Un brin de liberté
Sur le quai de la gare,
il y avait ce couple, début vingtaine. Je les avais remarqués parce
que le jeune homme n'arrêtait pas de parler dans une langue qui
m'était totalement étrangère si ce n'était que je lui trouvais
quelque chose de slave, sans pour autant pouvoir ni l'identifier ni
la comprendre. À une heure où les passagers sont aussi peu nombreux
que les trains, je ne pouvais m'empêcher d'entendre tout ce qui se
disait et comme je n'avais aucune clé pour en saisir le sens, le
long monologue me faisait un peu l'effet d'une berceuse.
Si ce discours n'avait
aucun sens pour moi, je voyais bien pourtant, que les propos assénés
étaient chargés de sens, parce que le ton était tout sauf
monocorde. La jeune femme, pour sa part, tenait sa bouche fermée
d'une bien étrange manière parce qu'en réalité, cela me donnait
un peu l'impression de quelqu'un qui a une balle de ping-pong dans la
bouche et ne doit pas ouvrir cette dernière au risque de faire
tomber ladite balle. Comme si les lèvres étaient bien serrées,
mais les dents ouvertes à l'intérieur. Drôle d'effet qui donnait
un air maussade à la jeune personne.
Si elle n'intervenait
pas, la jeune femme, pourtant, donnait toute son attention à son
interlocuteur. Ils s'étaient assis face à moi dans le wagon presque
vide qui nous avais cueillis à un certain moment. Alors même sans
le vouloir, je ne pouvais faire autrement que de suivre le
déroulement de la scène. Ils étaient du côté des quais, moi de
l'autre. À toutes les fois où le train entrait dans un tunnel, le
jeune homme s'animait de plus en plus, je le sentait fébrile et
pendant un bon moment, j'avais l'impression que la jeune femme était
froide, presque frigide.
Évidemment, je me
trompais. Ils étaient sortis au bout de quelques stations et par un
drôle de hasard, le train avait pris plus de temps qu'à l'ordinaire
avant de reprendre sa route.
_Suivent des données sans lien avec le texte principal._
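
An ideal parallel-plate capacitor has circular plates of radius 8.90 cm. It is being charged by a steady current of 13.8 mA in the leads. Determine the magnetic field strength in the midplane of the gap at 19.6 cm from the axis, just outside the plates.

1.41×10^-8 T

Between the plates the displacement current equals the wire current: I_d = 13.8 mA = 0.0138 A.
Outside the plates the loop encloses all of I_d, so B·2πr = μ₀ I_d and B = 1.41×10^-8 T.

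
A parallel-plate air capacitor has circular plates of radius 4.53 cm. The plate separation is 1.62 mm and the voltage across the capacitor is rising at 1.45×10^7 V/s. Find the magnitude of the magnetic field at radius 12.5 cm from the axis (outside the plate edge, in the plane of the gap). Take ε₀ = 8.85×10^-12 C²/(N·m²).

With E = V/d, dE/dt = 8.951×10^9 V/(m·s) and πR² = 6.447×10^-3 m², giving I_d = ε₀ πR² dE/dt = 5.107×10^-4 A.
For r ≥ R the full I_d is enclosed: B = μ₀ I_d/(2πr) = (4π×10^-7)(5.107×10^-4)/(2π·0.125) = 8.17×10^-10 T.

8.17×10^-10 T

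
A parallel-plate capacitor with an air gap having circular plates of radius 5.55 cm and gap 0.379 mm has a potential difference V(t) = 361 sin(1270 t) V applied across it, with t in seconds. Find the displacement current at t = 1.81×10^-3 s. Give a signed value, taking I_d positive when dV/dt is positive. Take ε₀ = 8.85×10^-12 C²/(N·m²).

-6.89×10^-5 A

dV/dt = (361)(1270)·cos(2.2987) = -3.050×10^5 V/s.
I_d = C dV/dt with C = ε₀A/d = (8.85×10^-12)(9.677×10^-3)/(3.79×10^-4) = 2.260×10^-10 F, so I_d = (2.260×10^-10)(-3.050×10^5) = -6.89×10^-5 A.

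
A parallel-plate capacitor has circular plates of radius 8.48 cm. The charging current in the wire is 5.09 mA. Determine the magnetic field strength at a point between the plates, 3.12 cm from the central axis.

Between the plates the displacement current equals the wire current: I_d = 5.09 mA = 5.09×10^-3 A.
∮B·dl = μ₀ I_d,enc with I_d,enc = I_d r²/R² = 6.890×10^-4 A; so B = μ₀ I_d,enc/(2πr) = 4.42×10^-9 T.

4.42×10^-9 T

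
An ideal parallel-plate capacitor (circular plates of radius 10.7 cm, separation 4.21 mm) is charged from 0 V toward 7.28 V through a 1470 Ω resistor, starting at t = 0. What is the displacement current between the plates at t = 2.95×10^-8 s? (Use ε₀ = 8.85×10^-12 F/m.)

With C = ε₀A/d = (8.85×10^-12)(0.03597)/(4.21×10^-3) = 7.561×10^-11 F, the time constant is τ = RC = 1.111×10^-7 s, so t/τ = 0.2655 and e^(−t/τ) = 0.7668.
I_d = I_cond = (V₀/R) e^(−t/τ) = (4.952×10^-3)(0.7668) = 3.80×10^-3 A.

3.80×10^-3 A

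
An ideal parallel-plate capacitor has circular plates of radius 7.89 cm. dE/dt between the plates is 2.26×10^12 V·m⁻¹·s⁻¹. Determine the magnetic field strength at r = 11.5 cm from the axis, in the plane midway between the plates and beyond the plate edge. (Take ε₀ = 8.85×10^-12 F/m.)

6.80×10^-7 T

I_d = ε₀ dΦ_E/dt = ε₀ πR² (dE/dt) = (8.85×10^-12)(0.01956)(2.26×10^12) = 0.3912 A through the full plate area.
With r > R the enclosed displacement current is the full I_d; B = μ₀ I_d / (2πr) = 6.80×10^-7 T.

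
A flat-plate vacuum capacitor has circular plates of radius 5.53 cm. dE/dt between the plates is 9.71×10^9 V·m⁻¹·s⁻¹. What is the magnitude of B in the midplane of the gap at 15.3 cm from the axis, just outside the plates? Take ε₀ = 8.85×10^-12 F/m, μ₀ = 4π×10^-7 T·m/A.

1.08×10^-9 T

Through the whole plate area (πR² = 9.607×10^-3 m²), I_d = ε₀ πR² dE/dt = 8.256×10^-4 A.
For r ≥ R the full I_d is enclosed: B = μ₀ I_d/(2πr) = (4π×10^-7)(8.256×10^-4)/(2π·0.153) = 1.08×10^-9 T.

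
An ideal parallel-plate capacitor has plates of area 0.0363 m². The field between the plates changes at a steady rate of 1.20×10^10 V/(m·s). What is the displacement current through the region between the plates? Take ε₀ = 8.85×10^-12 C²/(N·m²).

3.86×10^-3 A

With a uniform field, Φ_E = EA, so I_d = ε₀ A dE/dt = 3.86×10^-3 A.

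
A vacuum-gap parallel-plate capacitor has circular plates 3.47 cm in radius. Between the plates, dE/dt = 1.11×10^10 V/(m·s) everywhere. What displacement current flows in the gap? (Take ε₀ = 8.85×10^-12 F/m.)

With a uniform field, Φ_E = EA, so I_d = ε₀ A dE/dt = 3.72×10^-4 A.

3.72×10^-4 A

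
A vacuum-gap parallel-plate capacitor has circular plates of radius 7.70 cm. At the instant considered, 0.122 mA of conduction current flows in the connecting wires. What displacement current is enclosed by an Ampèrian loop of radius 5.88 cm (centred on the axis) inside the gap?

No conduction current crosses the gap, so I_d there equals the 1.22×10^-4 A in the leads.
Since J_d is uniform, the enclosed fraction is (r/R)² = 0.5831, giving I_d,enc = 7.11×10^-5 A.

7.11×10^-5 A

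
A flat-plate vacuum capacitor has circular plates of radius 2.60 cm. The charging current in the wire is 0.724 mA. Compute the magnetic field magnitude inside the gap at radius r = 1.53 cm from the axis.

Between the plates the displacement current equals the wire current: I_d = 0.724 mA = 7.24×10^-4 A.
An Ampèrian loop of radius r encloses a fraction (r/R)² of I_d. Then B·2πr = μ₀ I_d (r/R)², giving B = μ₀ I_d r/(2πR²) = 3.28×10^-9 T.

3.28×10^-9 T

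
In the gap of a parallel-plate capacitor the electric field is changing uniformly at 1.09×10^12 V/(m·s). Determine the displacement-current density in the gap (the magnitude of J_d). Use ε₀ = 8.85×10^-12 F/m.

J_d = ε₀ dE/dt = (8.85×10^-12)(1.09×10^12) = 9.65 A/m².

9.65 A/m²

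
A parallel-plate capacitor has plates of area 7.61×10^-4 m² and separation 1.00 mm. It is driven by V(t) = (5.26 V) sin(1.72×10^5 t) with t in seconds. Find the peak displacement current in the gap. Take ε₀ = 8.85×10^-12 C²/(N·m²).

(dE/dt)_max = V₀ω/d = 9.047×10^8 V/(m·s); ω = 1.72×10^5 rad/s.
I_d,max = ε₀ A (dE/dt)_max = (8.85×10^-12)(7.61×10^-4)(9.047×10^8) = 6.09×10^-6 A.

6.09×10^-6 A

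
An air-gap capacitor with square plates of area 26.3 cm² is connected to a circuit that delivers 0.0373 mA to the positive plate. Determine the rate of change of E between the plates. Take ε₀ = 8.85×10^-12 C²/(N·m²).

1.60×10^9 V/(m·s)

By continuity, I_d in the gap equals the 0.0373 mA flowing in the wire.
Since I_d = ε₀ A dE/dt, dE/dt = I_d/(ε₀A) = (3.73×10^-5)/((8.85×10^-12)(2.63×10^-3)) = 1.60×10^9 V/(m·s).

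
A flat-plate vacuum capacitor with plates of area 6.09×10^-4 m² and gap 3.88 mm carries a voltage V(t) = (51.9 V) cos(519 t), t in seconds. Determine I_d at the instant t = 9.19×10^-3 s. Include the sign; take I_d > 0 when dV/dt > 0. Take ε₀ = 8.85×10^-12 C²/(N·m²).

3.74×10^-8 A

dV/dt = (51.9)(519)·−sin(4.76961) = 2.689×10^4 V/s.
I_d = C dV/dt with C = ε₀A/d = (8.85×10^-12)(6.09×10^-4)/(3.88×10^-3) = 1.389×10^-12 F, so I_d = (1.389×10^-12)(2.689×10^4) = 3.74×10^-8 A.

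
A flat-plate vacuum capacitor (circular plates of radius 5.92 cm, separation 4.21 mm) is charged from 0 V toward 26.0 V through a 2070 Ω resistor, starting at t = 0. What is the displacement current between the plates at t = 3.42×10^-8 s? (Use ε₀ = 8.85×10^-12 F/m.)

6.15×10^-3 A

With C = ε₀A/d = (8.85×10^-12)(0.01101)/(4.21×10^-3) = 2.314×10^-11 F, the time constant is τ = RC = 4.790×10^-8 s, so t/τ = 0.7140 and e^(−t/τ) = 0.4897.
I_d = I_cond = (V₀/R) e^(−t/τ) = (0.01256)(0.4897) = 6.15×10^-3 A.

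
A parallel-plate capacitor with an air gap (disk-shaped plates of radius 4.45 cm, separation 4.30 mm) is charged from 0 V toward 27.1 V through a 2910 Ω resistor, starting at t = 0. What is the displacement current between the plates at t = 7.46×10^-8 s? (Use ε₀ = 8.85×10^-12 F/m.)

1.26×10^-3 A

C = ε₀A/d = (8.85×10^-12)(6.221×10^-3)/(4.30×10^-3) = 1.280×10^-11 F, so τ = RC = 3.725×10^-8 s.
The conduction current is I(t) = (V₀/R) e^(−t/τ), and the displacement current between the plates equals it.
t/τ = 2.003; I_d = (27.1/2910) · e^(−2.003) = (9.313×10^-3)(0.1349) = 1.26×10^-3 A.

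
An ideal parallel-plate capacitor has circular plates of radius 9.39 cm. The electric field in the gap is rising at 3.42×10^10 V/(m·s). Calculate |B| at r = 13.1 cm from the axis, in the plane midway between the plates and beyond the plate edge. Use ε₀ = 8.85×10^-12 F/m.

1.28×10^-8 T

Total displacement current: I_d = ε₀(πR²)(dE/dt) = (8.85×10^-12)(0.02770)(3.42×10^10) = 8.384×10^-3 A.
Outside the plates the loop encloses all of I_d, so B·2πr = μ₀ I_d and B = 1.28×10^-8 T.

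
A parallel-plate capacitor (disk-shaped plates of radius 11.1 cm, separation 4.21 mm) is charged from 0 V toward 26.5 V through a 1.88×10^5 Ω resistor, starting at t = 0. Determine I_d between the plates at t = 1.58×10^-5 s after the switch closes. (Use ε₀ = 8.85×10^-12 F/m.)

5.02×10^-5 A

C = ε₀A/d = (8.85×10^-12)(0.03871)/(4.21×10^-3) = 8.137×10^-11 F and τ = RC = 1.530×10^-5 s. I_d in the gap equals the RC charging current.
I_d(t) = (V₀/R) e^(−t/τ) = 1.410×10^-4 · e^(−1.033) = 5.02×10^-5 A.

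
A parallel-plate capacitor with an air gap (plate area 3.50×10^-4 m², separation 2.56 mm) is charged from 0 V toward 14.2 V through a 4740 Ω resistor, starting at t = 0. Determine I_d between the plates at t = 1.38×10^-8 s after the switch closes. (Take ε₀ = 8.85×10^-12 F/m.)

C = ε₀A/d = (8.85×10^-12)(3.50×10^-4)/(2.56×10^-3) = 1.210×10^-12 F and τ = RC = 5.735×10^-9 s. I_d in the gap equals the RC charging current.
I_d(t) = (V₀/R) e^(−t/τ) = 2.996×10^-3 · e^(−2.406) = 2.70×10^-4 A.

2.70×10^-4 A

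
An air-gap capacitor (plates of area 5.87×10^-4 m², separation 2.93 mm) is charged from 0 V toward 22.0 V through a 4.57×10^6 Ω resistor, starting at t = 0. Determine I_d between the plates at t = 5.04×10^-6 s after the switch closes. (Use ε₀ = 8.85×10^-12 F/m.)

C = ε₀A/d = (8.85×10^-12)(5.87×10^-4)/(2.93×10^-3) = 1.773×10^-12 F and τ = RC = 8.103×10^-6 s. I_d in the gap equals the RC charging current.
I_d(t) = (V₀/R) e^(−t/τ) = 4.814×10^-6 · e^(−0.6220) = 2.58×10^-6 A.

2.58×10^-6 A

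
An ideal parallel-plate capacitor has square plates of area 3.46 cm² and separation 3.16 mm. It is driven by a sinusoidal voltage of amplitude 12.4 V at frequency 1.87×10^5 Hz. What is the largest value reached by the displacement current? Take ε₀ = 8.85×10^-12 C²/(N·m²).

1.41×10^-5 A

The displacement current equals the conduction current C dV/dt, which peaks at C V₀ ω.
With C = ε₀A/d = (8.85×10^-12)(3.46×10^-4)/(3.16×10^-3) = 9.690×10^-13 F and ω = 2πf = 1.175×10^6 rad/s, I_d,max = (9.690×10^-13)(12.4)(1.175×10^6) = 1.41×10^-5 A.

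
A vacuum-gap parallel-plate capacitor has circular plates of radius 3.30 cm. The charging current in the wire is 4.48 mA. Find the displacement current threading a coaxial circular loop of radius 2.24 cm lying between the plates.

By continuity the displacement current in the gap matches the conduction current: I_d = 4.48×10^-3 A.
Through an area πr² the displacement current is I_d·(πr²/πR²) = I_d (r/R)² = 2.06×10^-3 A.

2.06×10^-3 A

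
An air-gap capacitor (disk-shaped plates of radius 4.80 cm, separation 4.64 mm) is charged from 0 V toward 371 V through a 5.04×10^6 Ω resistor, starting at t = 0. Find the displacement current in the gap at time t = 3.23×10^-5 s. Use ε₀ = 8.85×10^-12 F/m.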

J'avais alors pu voir la jeune fille
tomber dans les bras du jeune homme, une fois sur le quai de leur
destination, comme si elle venait d'être rescapée d'une noyade. Son
corps devenant tout flasque, les jambes molles, c'était visible de
mon observatoire.
Lui la regardait, l’œil
fier et joyeux, socle immobile et fiable, le temps qu'elle reprenne
le contrôle de se sens. Elle avait levé le regard sur lui, un
regard mouillé, ému et victorieux. Elle avait alors craché un bout
de chiffon et s'était exclamée, toujours dans cette langue que je
ne peux interpréter avec une vivacité et une joie telles que le
discours m'était soudainement devenu limpide : elle avait
réussit.
J'avais été remuée de
l'intérieur, parce que si j'ignorais d'où elle venait ni contre
quoi elle se battait, mais elle me rappelait la Mathilde qui s'était
accoudée sur le garde-fou de la Terrasse Dufferin afin de combattre
le vertige jusqu'à en avoir le tournis. Un petit geste pour la
plupart des gens, mais qui pour moi résonnait comme un air de
liberté.
J'étais heureuse d'avoir
été témoin de cet événement, ne serait-ce que pour me rappeler
que chaque degré de liberté est une pierre d'assise dans la
construction de soi.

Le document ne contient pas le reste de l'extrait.